TurKit, human computation algorithms on mechanical turk
Greg Little, Lydia B. Chilton, Max Goldman, Robert C. Miller
Greg Little is a student and researcher at the CSAIL lab at MIT.
Lydia B. Chilton is a graduate student at the University of Washington who also interned at Microsoft Research.
Max Goldman is a graduate student and researcher at the CSAIL lab at MIT.
Robert C. Miller is an associate professor in the Computer Science department at MIT.
Summary
In this paper, the researchers presented a new interface called "TurKit" that interacted with an existing tool known as MTurk. These tools allow for the consideration of human computation in systems. Human computation is a great way to allow computations that a computer might now be able to do. For example it might be difficult for a programmed system to recognize what's in a photo. However, using TurKit, you can design systems that allow the humans to essentially fill in the blanks.
The TurKit researchers specifically added a new API extension to MTurk, the idea of "crash-and-rerun" programming and an online interface for TurKIt.

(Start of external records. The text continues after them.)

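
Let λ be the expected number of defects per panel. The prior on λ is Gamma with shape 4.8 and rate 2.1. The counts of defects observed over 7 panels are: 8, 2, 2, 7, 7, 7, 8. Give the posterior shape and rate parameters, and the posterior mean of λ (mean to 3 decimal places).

Total count ∑xᵢ = 41 over n = 7 panels.
Gamma is conjugate to the Poisson likelihood: posterior is Gamma(shape = 4.8+41 = 45.8, rate = 2.1+7 = 9.1).
E[λ | data] = 45.8/9.1 = 5.033.

Posterior: Gamma(shape=45.8, rate=9.1); mean ≈ 5.033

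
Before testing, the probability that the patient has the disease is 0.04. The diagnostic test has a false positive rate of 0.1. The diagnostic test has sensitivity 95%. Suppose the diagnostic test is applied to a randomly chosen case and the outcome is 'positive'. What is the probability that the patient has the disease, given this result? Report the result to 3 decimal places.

Let H be the event that the patient has the disease. P(H) = 0.04, so P(¬H) = 0.96. With E the 'positive' result, P(E|H) = 0.95 and P(E|¬H) = 0.1.
P(E) = 0.95·0.04 + 0.1·0.96 = 0.038000 + 0.096000 = 0.13400.
By Bayes' theorem, P(H|E) = 0.038000 / 0.13400 = 0.284.

P(H | E) ≈ 0.284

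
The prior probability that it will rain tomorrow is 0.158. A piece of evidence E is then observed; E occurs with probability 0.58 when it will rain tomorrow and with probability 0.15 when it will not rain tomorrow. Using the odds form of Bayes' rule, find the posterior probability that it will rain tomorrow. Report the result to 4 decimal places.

Prior odds = 0.158/(1−0.158) = 0.18765.
Likelihood ratio for E = 0.58/0.15 = 3.8667.
Posterior odds = prior odds × LR = 0.72557.
Posterior probability = odds/(1+odds) = 0.72557/1.7256 = 0.4205.

Posterior probability ≈ 0.4205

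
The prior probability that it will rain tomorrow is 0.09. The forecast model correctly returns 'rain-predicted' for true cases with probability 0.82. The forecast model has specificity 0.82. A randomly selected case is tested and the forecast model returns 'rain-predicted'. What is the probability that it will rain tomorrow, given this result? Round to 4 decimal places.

Write H for 'it will rain tomorrow'. Prior odds H:¬H = 0.09/0.91 = 0.098901. For the 'rain-predicted' outcome, the likelihood ratio is 0.82/0.18 = 4.5556.
Posterior odds = 0.098901 × 4.5556 = 0.45055, so P(H|E) = 0.45055/(1+0.45055) = 0.3106.

P(H | E) ≈ 0.3106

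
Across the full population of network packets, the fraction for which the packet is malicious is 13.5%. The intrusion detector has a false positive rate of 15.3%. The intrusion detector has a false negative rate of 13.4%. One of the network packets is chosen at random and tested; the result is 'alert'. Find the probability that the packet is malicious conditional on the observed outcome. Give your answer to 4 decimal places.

Write H for 'the packet is malicious'. Prior odds H:¬H = 0.135/0.865 = 0.15607. For the 'alert' outcome, the likelihood ratio is 0.866/0.153 = 5.6601.
Posterior odds = 0.15607 × 5.6601 = 0.88337, so P(H|E) = 0.88337/(1+0.88337) = 0.4690.

P(H | E) ≈ 0.4690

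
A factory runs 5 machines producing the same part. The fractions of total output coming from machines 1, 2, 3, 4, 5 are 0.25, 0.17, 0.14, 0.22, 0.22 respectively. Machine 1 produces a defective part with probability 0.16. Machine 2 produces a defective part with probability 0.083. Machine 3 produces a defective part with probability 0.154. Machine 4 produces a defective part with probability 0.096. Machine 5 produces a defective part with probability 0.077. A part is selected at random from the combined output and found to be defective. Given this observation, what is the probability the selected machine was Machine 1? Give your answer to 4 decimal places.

Posterior probability ≈ 0.3517

P(defective|M1) = 0.16; P(defective|M2) = 0.083; P(defective|M3) = 0.154; P(defective|M4) = 0.096; P(defective|M5) = 0.077.
Prior × likelihood for each source: 0.25·0.16=0.04000, 0.17·0.083=0.01411, 0.14·0.154=0.02156, 0.22·0.096=0.02112, 0.22·0.077=0.01694. Summing gives P(defective) = 0.11373.
P(Machine 1 | defective) = 0.04000 / 0.11373 = 0.3517.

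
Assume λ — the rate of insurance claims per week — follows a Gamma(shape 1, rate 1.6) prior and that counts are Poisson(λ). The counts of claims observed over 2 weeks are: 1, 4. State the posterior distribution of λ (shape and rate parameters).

Posterior: Gamma(shape=6, rate=3.6)

The Poisson likelihood adds the total count to the shape and the number of exposure periods to the rate. Here ∑xᵢ = 5 and n = 2, so shape 1→6 and rate 1.6→3.6.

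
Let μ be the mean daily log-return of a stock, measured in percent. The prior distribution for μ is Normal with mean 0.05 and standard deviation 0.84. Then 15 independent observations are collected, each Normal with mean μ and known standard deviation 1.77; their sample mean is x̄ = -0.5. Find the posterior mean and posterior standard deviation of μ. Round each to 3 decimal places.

Prior precision 1/τ₀² = 1/0.84² = 1.41723; data precision n/σ² = 15/1.77² = 4.78790.
Posterior precision = 1.41723 + 4.78790 = 6.20513, giving posterior SD = 1/√6.20513 = 0.401.
Posterior mean = (1.41723·0.05 + 4.78790·-0.5) / 6.20513 = -0.374.

Posterior mean ≈ -0.374; posterior SD ≈ 0.401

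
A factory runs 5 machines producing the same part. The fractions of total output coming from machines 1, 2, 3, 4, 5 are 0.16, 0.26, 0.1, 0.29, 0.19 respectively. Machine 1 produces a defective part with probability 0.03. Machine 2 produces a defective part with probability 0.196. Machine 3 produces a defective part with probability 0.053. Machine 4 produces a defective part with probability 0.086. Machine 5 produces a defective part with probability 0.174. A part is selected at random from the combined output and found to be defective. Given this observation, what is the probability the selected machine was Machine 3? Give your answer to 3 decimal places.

P(defective|M1) = 0.03; P(defective|M2) = 0.196; P(defective|M3) = 0.053; P(defective|M4) = 0.086; P(defective|M5) = 0.174.
Prior × likelihood for each source: 0.16·0.03=0.004800, 0.26·0.196=0.05096, 0.1·0.053=0.005300, 0.29·0.086=0.02494, 0.19·0.174=0.03306. Summing gives P(defective) = 0.11906.
P(Machine 3 | defective) = 0.005300 / 0.11906 = 0.045.

Posterior probability ≈ 0.045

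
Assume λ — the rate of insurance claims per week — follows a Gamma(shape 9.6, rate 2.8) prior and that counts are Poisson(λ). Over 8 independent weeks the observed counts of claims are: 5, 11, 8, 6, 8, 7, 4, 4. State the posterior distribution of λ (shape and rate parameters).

The Poisson likelihood adds the total count to the shape and the number of exposure periods to the rate. Here ∑xᵢ = 53 and n = 8, so shape 9.6→62.6 and rate 2.8→10.8.

Posterior: Gamma(shape=62.6, rate=10.8)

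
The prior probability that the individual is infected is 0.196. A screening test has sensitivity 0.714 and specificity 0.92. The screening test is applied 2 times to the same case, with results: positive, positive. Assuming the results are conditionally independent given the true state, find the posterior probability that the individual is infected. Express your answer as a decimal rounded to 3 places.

Posterior P(H) ≈ 0.951

With H the event that the individual is infected, the joint likelihood of the observed sequence is P(data|H) = 0.714·0.714 = 0.50980 and P(data|¬H) = 0.08·0.08 = 0.0064000.
Bayes: P(H|data) = 0.196·0.50980 / (0.196·0.50980 + 0.804·0.0064000) = 0.099920/0.10507 = 0.9510.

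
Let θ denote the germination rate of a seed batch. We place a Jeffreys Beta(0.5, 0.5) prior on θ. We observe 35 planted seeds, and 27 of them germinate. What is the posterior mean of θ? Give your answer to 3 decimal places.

Posterior mean ≈ 0.764

The binomial likelihood is conjugate to the Beta prior: with 27 successes and 8 failures, the posterior is Beta(0.5+27, 0.5+8) = Beta(27.5, 8.5).
Posterior mean = α/(α+β) = 27.5/36 = 0.764.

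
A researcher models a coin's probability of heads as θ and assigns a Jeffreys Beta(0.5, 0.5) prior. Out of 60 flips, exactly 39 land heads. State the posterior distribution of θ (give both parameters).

Observing 39 successes and 21 failures updates Beta(0.5, 0.5) by adding the success and failure counts to the two shape parameters: α = 0.5+39 = 39.5, β = 0.5+21 = 21.5.

Posterior: Beta(39.5, 21.5)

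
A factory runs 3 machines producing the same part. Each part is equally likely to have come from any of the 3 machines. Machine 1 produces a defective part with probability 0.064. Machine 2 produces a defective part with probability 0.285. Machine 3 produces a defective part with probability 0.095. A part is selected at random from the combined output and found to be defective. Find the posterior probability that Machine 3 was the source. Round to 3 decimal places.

Posterior probability ≈ 0.214

Tabulate prior·likelihood by source: [1] prior 0.333333, lik 0.064, product 0.02133; [2] prior 0.333333, lik 0.285, product 0.09500; [3] prior 0.333333, lik 0.095, product 0.03167.
Normalizing constant = 0.14800; the posterior for Machine 3 is its product over the sum, 0.03167/0.14800 = 0.214.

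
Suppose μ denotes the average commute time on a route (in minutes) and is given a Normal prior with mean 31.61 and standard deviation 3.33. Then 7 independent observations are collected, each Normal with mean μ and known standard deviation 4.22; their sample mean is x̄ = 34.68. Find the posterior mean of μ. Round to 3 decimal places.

Prior precision 1/τ₀² = 1/3.33² = 0.0901803; data precision n/σ² = 7/4.22² = 0.393073.
Posterior precision = 0.0901803 + 0.393073 = 0.483253.
Posterior mean = (0.0901803·31.61 + 0.393073·34.68) / 0.483253 = 34.107.

Posterior mean ≈ 34.107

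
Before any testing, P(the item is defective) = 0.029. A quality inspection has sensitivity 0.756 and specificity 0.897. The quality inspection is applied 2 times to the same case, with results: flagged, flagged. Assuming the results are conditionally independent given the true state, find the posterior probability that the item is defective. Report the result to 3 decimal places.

With H the event that the item is defective, the joint likelihood of the observed sequence is P(data|H) = 0.756·0.756 = 0.57154 and P(data|¬H) = 0.103·0.103 = 0.010609.
Bayes: P(H|data) = 0.029·0.57154 / (0.029·0.57154 + 0.971·0.010609) = 0.016575/0.026876 = 0.6167.

Posterior P(H) ≈ 0.617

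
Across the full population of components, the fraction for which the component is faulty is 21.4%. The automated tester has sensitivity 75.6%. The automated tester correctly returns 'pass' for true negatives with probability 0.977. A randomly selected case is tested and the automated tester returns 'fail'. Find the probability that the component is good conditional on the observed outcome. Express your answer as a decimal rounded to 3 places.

P(¬H | E) ≈ 0.101

Write H for 'the component is faulty'. Prior odds H:¬H = 0.214/0.786 = 0.27226. For the 'fail' outcome, the likelihood ratio is 0.756/0.023 = 32.870.
Posterior odds = 0.27226 × 32.870 = 8.9492, so P(H|E) = 8.9492/(1+8.9492) = 0.899. Then P(¬H|E) = 1 − 0.899 = 0.101.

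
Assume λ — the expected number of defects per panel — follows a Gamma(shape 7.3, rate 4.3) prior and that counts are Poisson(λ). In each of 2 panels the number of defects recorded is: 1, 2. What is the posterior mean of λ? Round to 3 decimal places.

The Poisson likelihood adds the total count to the shape and the number of exposure periods to the rate. Here ∑xᵢ = 3 and n = 2, so shape 7.3→10.3 and rate 4.3→6.3.
E[λ | data] = 10.3/6.3 = 1.635.

Posterior mean ≈ 1.635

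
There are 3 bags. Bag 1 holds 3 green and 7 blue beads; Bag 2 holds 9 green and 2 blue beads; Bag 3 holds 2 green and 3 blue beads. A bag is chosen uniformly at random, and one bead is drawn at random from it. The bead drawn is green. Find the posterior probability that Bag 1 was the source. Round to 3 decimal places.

Posterior probability ≈ 0.198

P(green|Bag 1) = 0.3; P(green|Bag 2) = 0.8182; P(green|Bag 3) = 0.4.
Prior × likelihood for each source: 0.333333·0.3=0.1000, 0.333333·0.8182=0.2727, 0.333333·0.4=0.1333. Summing gives P(green) = 0.50606.
P(Bag 1 | green) = 0.1000 / 0.50606 = 0.198.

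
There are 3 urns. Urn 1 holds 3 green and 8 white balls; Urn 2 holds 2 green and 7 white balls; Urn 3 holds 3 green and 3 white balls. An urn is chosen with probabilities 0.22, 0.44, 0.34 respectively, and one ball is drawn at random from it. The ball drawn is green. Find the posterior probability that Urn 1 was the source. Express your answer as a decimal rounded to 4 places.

Tabulate prior·likelihood by source: [1] prior 0.22, lik 0.2727, product 0.06000; [2] prior 0.44, lik 0.2222, product 0.09778; [3] prior 0.34, lik 0.5, product 0.1700.
Normalizing constant = 0.32778; the posterior for Urn 1 is its product over the sum, 0.06000/0.32778 = 0.1831.

Posterior probability ≈ 0.1831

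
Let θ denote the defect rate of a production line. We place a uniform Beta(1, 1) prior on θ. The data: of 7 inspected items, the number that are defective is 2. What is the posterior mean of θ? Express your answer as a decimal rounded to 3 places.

Posterior mean ≈ 0.333

The binomial likelihood is conjugate to the Beta prior: with 2 successes and 5 failures, the posterior is Beta(1+2, 1+5) = Beta(3, 6).
Posterior mean = α/(α+β) = 3/9 = 0.333.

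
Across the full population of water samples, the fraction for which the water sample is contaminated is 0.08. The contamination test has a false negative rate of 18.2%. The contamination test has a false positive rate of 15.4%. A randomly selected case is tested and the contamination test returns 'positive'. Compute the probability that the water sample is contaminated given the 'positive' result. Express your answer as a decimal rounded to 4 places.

Let H be the event that the water sample is contaminated. P(H) = 0.08, so P(¬H) = 0.92. With E the 'positive' result, P(E|H) = 0.818 and P(E|¬H) = 0.154.
P(E) = 0.818·0.08 + 0.154·0.92 = 0.065440 + 0.14168 = 0.20712.
By Bayes' theorem, P(H|E) = 0.065440 / 0.20712 = 0.3160.

P(H | E) ≈ 0.3160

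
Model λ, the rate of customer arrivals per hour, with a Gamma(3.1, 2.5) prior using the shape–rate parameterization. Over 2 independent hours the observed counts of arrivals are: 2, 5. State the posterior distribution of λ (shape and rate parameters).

Total count ∑xᵢ = 7 over n = 2 hours.
Gamma is conjugate to the Poisson likelihood: posterior is Gamma(shape = 3.1+7 = 10.1, rate = 2.5+2 = 4.5).

Posterior: Gamma(shape=10.1, rate=4.5)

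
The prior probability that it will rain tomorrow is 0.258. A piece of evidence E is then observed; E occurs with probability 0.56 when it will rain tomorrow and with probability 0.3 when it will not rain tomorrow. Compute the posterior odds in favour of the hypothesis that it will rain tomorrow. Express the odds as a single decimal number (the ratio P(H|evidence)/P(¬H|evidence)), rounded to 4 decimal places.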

TurKit allows for instructions computed in a human computation to be saved for later. This also allows for synchronization across various human computation inputs. In the API extension they added the ability for various to be used across human computation tasks (also know as human intelligence tasks or HITs). The extension also adds some "fake" multithreading abilities.
They researchers seemed to have multiple problems they hoped to address with TurKit. First, they wanted to give developers a better interface to use with MTurk. Second, by cutting down on costly operations and storing data, it's easier to save data for later or to save on computation costs.
A few ways they used to test TurKit were through iterative writing and blurry text recognition. Several outside groups also tested the use of TurKit in various ways such as psychophysics anaylsis.
Discussion
The usage of TurKit could be extremely beneficial in very many areas. For example, data labeling is a huge problem in many different environments. For example, searching for images can be difficult be the user might know what's in the picture but they can't search by tags normally. Adding in a labeling system would be beneficial to organization without a doubt.
Also mentioned in the article is the benefits of iterative writing. This is a system that would make Wikipedia much more accessible. Currently, editing Wikipedia is an extremely daunting task but if TurKit was used, articles could write on articles that need more information or fill in needed information for another article.
I think the researchers definitely fixed the problems they discussed and they presented a viable product that definitely has potential for many future products.